La campagna pro-life a Malta interpella sei partiti chiedendo posizioni nette su aborto ed eutanasia prima delle elezioni anticipate, con chiari sì o no
A pochi giorni dal voto anticipato, la Life Network Foundation ha chiesto a tutte le sei principali forze politiche maltesi di dichiarare apertamente se sosterranno modifiche alla legislazione su aborto ed eutanasia. L’iniziativa vuole far emergere chiarezza in un dibattito da sempre delicato sull’isola, dove il 30 maggio 2026 è fissato il turno elettorale. Robert Abela, primo ministro uscente, ha motivato le elezioni anticipate con instabilità geopolitica e pressioni economiche, ma le questioni bioetiche stanno diventando centrali nel confronto politico. La richiesta di posizioni nette arriva mentre i partiti hanno finora espresso prudenza, con linguaggio cauto su salute delle donne e situazioni di emergenza medica, evitando impegni definitivi.
Legislazione sull’aborto tra restrizioni e pressioni
Malta resta uno dei paesi europei con la legislazione più restrittiva sull’aborto: la Costituzione riconosce il cattolicesimo come religione di Stato e l’interruzione volontaria di gravidanza è praticamente vietata.

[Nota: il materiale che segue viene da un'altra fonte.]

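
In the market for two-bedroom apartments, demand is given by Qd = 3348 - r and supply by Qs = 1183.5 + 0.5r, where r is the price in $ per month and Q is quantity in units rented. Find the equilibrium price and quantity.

The market clears where 3348 - r = 1183.5 + 0.5r. Rearranging, 1.5r = 2164.5, hence r* = 1443.
Then Q* = 3348 - 1443 = 1905.

r* = 1443, Q* = 1905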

Sono consentiti solo interventi medici urgenti, come nei casi di gravidanza ectopica. La questione, però, è sempre più dibattuta tra giovani e residenti urbani, che chiedono maggiore accesso alle cure riproduttive, mentre una parte consistente della popolazione mantiene posizioni tradizionaliste. Il linguaggio prudente dei partiti riflette la delicatezza della tematica e la necessità di non alienare nessun segmento dell’elettorato.
Eutanasia e referendum futuro
Sul fronte dell’eutanasia, il governo laburista ha annunciato la volontà di promuovere un referendum sulla legalizzazione dell’eutanasia assistita se riconfermato. Alcuni partiti hanno già dichiarato la propria posizione, mentre altri restano in silenzio o rispondono con formule vaghe. La campagna pro-life mira a ottenere risposte chiare e binarie, distinguendo i partiti favorevoli da quelli contrari a qualsiasi modifica normativa. L’iniziativa si colloca in un contesto di crescente sensibilità verso le tematiche bioetiche, con elettori che chiedono trasparenza e impegni precisi.

Mobilitazione e azioni dei gruppi pro-choice
Parallelamente, organizzazioni pro-choice come Women on Waves hanno compiuto azioni simboliche installando cassette con pillole abortive in alcune località dell’isola. Questi gesti hanno suscitato reazioni ufficiali, con richieste di indagine e critiche riguardo la sicurezza pubblica e il rispetto della legge. La contrapposizione tra le campagne pro-life e pro-choice rende il dibattito politico più acceso, portando temi etici tradizionalmente marginali al centro della campagna elettorale.
Impatto sulle elezioni e sulle strategie politiche
Il posizionamento netto su aborto ed eutanasia potrebbe influenzare l’esito delle elezioni, spingendo i partiti a prendere posizione e a confrontarsi direttamente con le sensibilità dei cittadini. Le organizzazioni religiose e pro-life mirano a consolidare la loro influenza, mentre i partiti devono bilanciare richieste progressiste e tradizionaliste senza compromettere consensi. La campagna mette in luce come questioni bioetiche possano determinare strategie elettorali e orientare l’opinione pubblica in un contesto fortemente cattolico come quello maltese.